Tout d'abord au début du XXe siècle et ensuite en 2007. Deux destins de femmes dans un pays où leurs droits ont du mal à être reconnus.
Au début du XXe siècle, c'est l'histoire de Shekiba, une jeune femme qui vit dans un petit village reculé et qui va voir sa famille décimée par le choléra. Seule, défigurée, elle va être donnée par sa famille en tant que femme à tout faire, puis en tant que gardienne du harem du roi, Elle va ainsi connaître la vie à Kaboul avant de vivre une vie de femme mariée. Elle va surtout être présente lors du discours du nouveau roi Amanullah qui donne beaucoup plus de droits aux femmes, qui veut développer leur éducation et déclare que le tchador n'est pas imposé par l'islam. On espère alors une ouverture.
Et pourtant un siècle plus tard, il n'en est rien.
Nous sommes en 2007, les talibans font la loi, les maîtres de guerre ont des grands pouvoirs dans chaque région, et Rahima se retrouve mariée à 13 ans avec l'un d'eux.
Sous l'emprise de son mari, quasiment esclave, elle va cependant pouvoir aller à Kaboul, et se rendre compte de la grande différence qu'il peut y avoir entre la vie en ville et la vie à la campagne, mais surtout la vie des Européennes par rapport à la vie des Afghanes.
C'est fou de voir qu'en un siècle d'écart, il n'y a eu aucune avancée pour les femmes et même un recul certain. Depuis l'écriture de ce livre qui date de 2015, les droits des femmes ont encore diminué en Afghanistan alors qu'il y avait un certain espoir au début du XXe siècle avec l'arrivée d'un roi plus ouvert au droit des femmes.

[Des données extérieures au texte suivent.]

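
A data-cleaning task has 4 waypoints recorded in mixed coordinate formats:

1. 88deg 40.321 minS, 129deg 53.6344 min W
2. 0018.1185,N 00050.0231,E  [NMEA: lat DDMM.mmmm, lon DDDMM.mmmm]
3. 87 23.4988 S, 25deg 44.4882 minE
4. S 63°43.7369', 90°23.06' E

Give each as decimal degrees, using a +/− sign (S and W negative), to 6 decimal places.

1. -88.672017, -129.893907
2. 0.301975, 0.833718
3. -87.391647, 25.741470
4. -63.728948, 90.384333

Point 1:
  Latitude: 40.321′ = 0.672017°; total 88.6720167
  hemisphere S, so the sign is −
  Lon: 53.6344′ = 0.893907°; total 129.8939067
  W → negative
Point 2:
  φ: degrees = first 2 digits = 0, minutes = 18.1185; 0 + 18.1185/60 = 0.3019750
  N → positive
  λ: degrees = first 3 digits = 0, minutes = 50.0231; 0 + 50.0231/60 = 0.8337183
  E ⇒ keep positive
Point 3:
  φ: 87 + 23.4988/60 = 87.3916467
  S → negative
  Lon: 44.4882′ = 0.741470°; total 25.7414700
  E ⇒ keep positive
Point 4:
  φ: 63 + 43.7369/60 = 63.7289483
  hemisphere S, so the sign is −
  Longitude: 90 + 23.06/60 = 90.3843333
  E → positive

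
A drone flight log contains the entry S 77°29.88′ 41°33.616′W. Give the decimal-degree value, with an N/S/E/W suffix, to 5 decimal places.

φ: 29.88′ = 0.498000°; total 77.498000
Lon: 33.616′ = 0.560267°; total 41.560267

77.49800° S, 41.56027° W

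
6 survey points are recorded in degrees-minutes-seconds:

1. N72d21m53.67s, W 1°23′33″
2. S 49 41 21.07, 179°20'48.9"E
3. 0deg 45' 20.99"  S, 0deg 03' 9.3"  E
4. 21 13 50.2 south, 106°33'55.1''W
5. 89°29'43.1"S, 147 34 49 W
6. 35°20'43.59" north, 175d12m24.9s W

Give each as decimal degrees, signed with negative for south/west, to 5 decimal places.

Point 1:
  Latitude: 72 + 21/60 + 53.67/3600 = 72.364908
  N ⇒ keep positive
  λ: 23′ + 33″ = 23.55000′; 1 + 23.55000/60 = 1.392500
  W → negative
Point 2:
  Lat: 41′ + 21.07″ = 41.35117′; 49 + 41.35117/60 = 49.689186
  hemisphere S, so the sign is −
  λ: 179 + 20/60 + 48.9/3600 = 179.346917
  E ⇒ keep positive
Point 3:
  φ: 45′ + 20.99″ = 45.34983′; 0 + 45.34983/60 = 0.755831
  hemisphere S, so the sign is −
  Longitude: 3′ + 9.3″ = 3.15500′; 0 + 3.15500/60 = 0.052583
  E ⇒ keep positive
Point 4:
  Lat: 13′ + 50.2″ = 13.83667′; 21 + 13.83667/60 = 21.230611
  hemisphere S, so the sign is −
  Lon: 106 + 33/60 + 55.1/3600 = 106.565306
  W → negative
Point 5:
  Latitude: 89° + 29/60 + 43.1/3600 = 89 + 0.483333 + 0.011972 = 89.495306
  S ⇒ negate
  Longitude: 147 + 34/60 + 49/3600 = 147.580278
  W → negative
Point 6:
  Latitude: 35° + 20/60 + 43.59/3600 = 35 + 0.333333 + 0.012108 = 35.345442
  N → positive
  Lon: 175° + 12/60 + 24.9/3600 = 175 + 0.200000 + 0.006917 = 175.206917
  hemisphere W, so the sign is −

1. 72.36491, -1.39250
2. -49.68919, 179.34692
3. -0.75583, 0.05258
4. -21.23061, -106.56531
5. -89.49531, -147.58028
6. 35.34544, -175.20692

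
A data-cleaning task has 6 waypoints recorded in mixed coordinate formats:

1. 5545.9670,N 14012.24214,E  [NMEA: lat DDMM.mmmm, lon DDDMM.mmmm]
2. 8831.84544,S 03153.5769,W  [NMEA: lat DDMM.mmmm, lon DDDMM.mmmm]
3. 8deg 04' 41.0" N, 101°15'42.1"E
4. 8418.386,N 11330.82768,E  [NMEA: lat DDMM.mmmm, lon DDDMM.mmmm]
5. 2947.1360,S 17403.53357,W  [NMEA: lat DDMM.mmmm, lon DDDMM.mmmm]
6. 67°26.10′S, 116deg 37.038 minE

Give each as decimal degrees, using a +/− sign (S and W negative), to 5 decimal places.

1. 55.76612, 140.20404
2. -88.53076, -31.89295
3. 8.07806, 101.26169
4. 84.30643, 113.51379
5. -29.78560, -174.05889
6. -67.43500, 116.61730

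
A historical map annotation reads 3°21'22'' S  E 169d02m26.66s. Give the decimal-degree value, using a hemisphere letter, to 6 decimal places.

3.356111° S, 169.040739° E

φ: 3 + 21/60 + 22/3600 = 3.3561111
Lon: 169° + 2/60 + 26.66/3600 = 169 + 0.033333 + 0.007406 = 169.0407389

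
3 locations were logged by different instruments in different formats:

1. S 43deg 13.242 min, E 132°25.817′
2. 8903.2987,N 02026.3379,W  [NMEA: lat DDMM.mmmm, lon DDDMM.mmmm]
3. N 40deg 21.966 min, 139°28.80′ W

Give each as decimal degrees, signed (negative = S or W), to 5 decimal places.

Point 1:
  Lat: 13.242′ = 0.220700°; total 43.220700
  S ⇒ negate
  Lon: 25.817′ = 0.430283°; total 132.430283
  E → positive
Point 2:
  φ: degrees = first 2 digits = 89, minutes = 3.2987; 89 + 3.2987/60 = 89.054978
  N → positive
  Lon: degrees = first 3 digits = 20, minutes = 26.3379; 20 + 26.3379/60 = 20.438965
  W ⇒ negate
Point 3:
  φ: 21.966′ = 0.366100°; total 40.366100
  N ⇒ keep positive
  Longitude: 28.8′ = 0.480000°; total 139.480000
  hemisphere W, so the sign is −

1. -43.22070, 132.43028
2. 89.05498, -20.43897
3. 40.36610, -139.48000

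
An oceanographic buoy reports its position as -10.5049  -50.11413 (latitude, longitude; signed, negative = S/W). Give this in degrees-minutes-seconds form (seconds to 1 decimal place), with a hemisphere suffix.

Latitude is negative → S; |value| = 10.504900
φ: whole degrees 10; 30.29400′ → 30′ and 17.640″
Longitude is negative → W; |value| = 50.114130
Lon: whole degrees 50; 6.84780′ → 6′ and 50.868″

10°30′17.6″ S, 50°06′50.9″ W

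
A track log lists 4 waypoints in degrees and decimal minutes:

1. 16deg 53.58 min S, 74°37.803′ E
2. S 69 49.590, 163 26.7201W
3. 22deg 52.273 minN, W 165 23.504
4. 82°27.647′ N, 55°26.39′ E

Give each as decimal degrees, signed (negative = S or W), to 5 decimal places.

Point 1:
  φ: 53.58′ = 0.893000°; total 16.893000
  S ⇒ negate
  Longitude: 74 + 37.803/60 = 74.630050
  E → positive
Point 2:
  Lat: 69 + 49.59/60 = 69.826500
  hemisphere S, so the sign is −
  Longitude: 26.7201′ = 0.445335°; total 163.445335
  W → negative
Point 3:
  φ: 52.273′ = 0.871217°; total 22.871217
  N → positive
  Lon: 23.504′ = 0.391733°; total 165.391733
  W ⇒ negate
Point 4:
  Lat: 82 + 27.647/60 = 82.460783
  N ⇒ keep positive
  Lon: 55 + 26.39/60 = 55.439833
  E → positive

1. -16.89300, 74.63005
2. -69.82650, -163.44534
3. 22.87122, -165.39173
4. 82.46078, 55.43983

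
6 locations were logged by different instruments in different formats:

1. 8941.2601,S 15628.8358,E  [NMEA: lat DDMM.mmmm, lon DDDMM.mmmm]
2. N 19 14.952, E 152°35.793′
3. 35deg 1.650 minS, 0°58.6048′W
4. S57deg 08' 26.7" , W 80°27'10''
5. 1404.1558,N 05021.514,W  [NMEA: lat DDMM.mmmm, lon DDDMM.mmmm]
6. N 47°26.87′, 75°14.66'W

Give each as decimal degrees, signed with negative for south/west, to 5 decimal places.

1. -89.68767, 156.48060
2. 19.24920, 152.59655
3. -35.02750, -0.97675
4. -57.14075, -80.45278
5. 14.06926, -50.35857
6. 47.44783, -75.24433

Point 1:
  φ: split at 2 digits → 89° and 41.2601′; 89 + 41.2601/60 = 89.687668
  hemisphere S, so the sign is −
  Lon: degrees = first 3 digits = 156, minutes = 28.8358; 156 + 28.8358/60 = 156.480597
  E → positive
Point 2:
  Latitude: 19 + 14.952/60 = 19.249200
  N ⇒ keep positive
  Longitude: 152 + 35.793/60 = 152.596550
  E ⇒ keep positive
Point 3:
  Lat: 35 + 1.65/60 = 35.027500
  hemisphere S, so the sign is −
  Longitude: 58.6048′ = 0.976747°; total 0.976747
  W → negative
Point 4:
  Lat: 8′ + 26.7″ = 8.44500′; 57 + 8.44500/60 = 57.140750
  S → negative
  λ: 27′ + 10″ = 27.16667′; 80 + 27.16667/60 = 80.452778
  W ⇒ negate
Point 5:
  Lat: split at 2 digits → 14° and 4.1558′; 14 + 4.1558/60 = 14.069263
  N → positive
  Longitude: degrees = first 3 digits = 50, minutes = 21.514; 50 + 21.514/60 = 50.358567
  W ⇒ negate
Point 6:
  Latitude: 47 + 26.87/60 = 47.447833
  N → positive
  Lon: 14.66′ = 0.244333°; total 75.244333
  W ⇒ negate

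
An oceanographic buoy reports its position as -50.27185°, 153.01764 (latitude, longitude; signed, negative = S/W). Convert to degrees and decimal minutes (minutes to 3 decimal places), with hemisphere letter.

50° 16.311′ S, 153° 1.058′ E

Latitude is negative → S; |value| = 50.271850
φ: minutes = (50.271850 − 50) × 60 = 16.31100
Longitude: minutes = (153.017640 − 153) × 60 = 1.05840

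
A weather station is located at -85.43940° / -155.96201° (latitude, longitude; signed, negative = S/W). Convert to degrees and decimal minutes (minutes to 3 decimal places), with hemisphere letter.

85° 26.364′ S, 155° 57.721′ W

Latitude is negative → S; |value| = 85.439400
Latitude: 85° + 0.439400 × 60 = 85° 26.36400′
Longitude is negative → W; |value| = 155.962010
Lon: fractional part 0.962010 → 57.72060 minutes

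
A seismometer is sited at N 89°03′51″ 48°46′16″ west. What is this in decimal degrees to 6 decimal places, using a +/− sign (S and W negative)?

Lat: 3′ + 51″ = 3.85000′; 89 + 3.85000/60 = 89.0641667
N ⇒ keep positive
Longitude: 48° + 46/60 + 16/3600 = 48 + 0.766667 + 0.004444 = 48.7711111
hemisphere W, so the sign is −

89.064167, -48.771111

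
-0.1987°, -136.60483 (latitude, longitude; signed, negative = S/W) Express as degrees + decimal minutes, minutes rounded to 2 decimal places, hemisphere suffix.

Latitude is negative → S; |value| = 0.198700
Lat: fractional part 0.198700 → 11.9220 minutes
Longitude is negative → W; |value| = 136.604830
λ: 136° + 0.604830 × 60 = 136° 36.2898′

0° 11.92′ S, 136° 36.29′ W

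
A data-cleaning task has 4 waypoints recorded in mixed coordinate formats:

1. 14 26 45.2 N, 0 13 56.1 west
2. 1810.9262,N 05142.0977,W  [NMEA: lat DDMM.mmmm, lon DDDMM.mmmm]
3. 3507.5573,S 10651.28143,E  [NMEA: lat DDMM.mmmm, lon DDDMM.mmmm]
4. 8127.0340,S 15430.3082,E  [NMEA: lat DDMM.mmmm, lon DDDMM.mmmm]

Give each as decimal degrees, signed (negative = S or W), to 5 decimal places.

1. 14.44589, -0.23225
2. 18.18210, -51.70163
3. -35.12596, 106.85469
4. -81.45057, 154.50514

Point 1:
  φ: 26′ + 45.2″ = 26.75333′; 14 + 26.75333/60 = 14.445889
  N ⇒ keep positive
  λ: 0° + 13/60 + 56.1/3600 = 0 + 0.216667 + 0.015583 = 0.232250
  W ⇒ negate
Point 2:
  Latitude: split at 2 digits → 18° and 10.9262′; 18 + 10.9262/60 = 18.182103
  N → positive
  λ: split at 3 digits → 051° and 42.0977′; 51 + 42.0977/60 = 51.701628
  W ⇒ negate
Point 3:
  φ: degrees = first 2 digits = 35, minutes = 7.5573; 35 + 7.5573/60 = 35.125955
  S → negative
  Lon: split at 3 digits → 106° and 51.28143′; 106 + 51.28143/60 = 106.854691
  E ⇒ keep positive
Point 4:
  φ: split at 2 digits → 81° and 27.034′; 81 + 27.034/60 = 81.450567
  S ⇒ negate
  λ: split at 3 digits → 154° and 30.3082′; 154 + 30.3082/60 = 154.505137
  E → positive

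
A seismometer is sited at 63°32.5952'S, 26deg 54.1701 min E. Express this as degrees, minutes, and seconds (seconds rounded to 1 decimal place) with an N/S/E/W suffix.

Latitude: 32.59520′ → 32′ and 0.59520 × 60 = 35.712″
Longitude: fractional minutes 0.17010 × 60 = 10.206″

63°32′35.7″ S, 26°54′10.2″ E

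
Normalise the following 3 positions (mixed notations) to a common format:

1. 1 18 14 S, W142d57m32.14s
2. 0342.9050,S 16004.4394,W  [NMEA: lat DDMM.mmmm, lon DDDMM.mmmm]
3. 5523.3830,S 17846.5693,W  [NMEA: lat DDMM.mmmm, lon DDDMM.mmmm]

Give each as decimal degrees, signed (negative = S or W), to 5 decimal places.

Point 1:
  Latitude: 1° + 18/60 + 14/3600 = 1 + 0.300000 + 0.003889 = 1.303889
  S → negative
  Longitude: 142° + 57/60 + 32.14/3600 = 142 + 0.950000 + 0.008928 = 142.958928
  W → negative
Point 2:
  φ: split at 2 digits → 03° and 42.905′; 3 + 42.905/60 = 3.715083
  S ⇒ negate
  λ: split at 3 digits → 160° and 4.4394′; 160 + 4.4394/60 = 160.073990
  W ⇒ negate
Point 3:
  Lat: split at 2 digits → 55° and 23.383′; 55 + 23.383/60 = 55.389717
  S ⇒ negate
  Longitude: split at 3 digits → 178° and 46.5693′; 178 + 46.5693/60 = 178.776155
  W ⇒ negate

1. -1.30389, -142.95893
2. -3.71508, -160.07399
3. -55.38972, -178.77616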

L'écriture est fluide. On passe d'une époque à l'autre mais le titre du chapitre nous indique bien à quel siècle nous sommes.
Une lecture intéressante même si ce n’est pas de la grande littérature. Cela m'a donné envie d'en savoir plus sur l'histoire de l'Afghanistan entre 1920 (réformes en faveur des femmes) et le retour des talibans en 1996.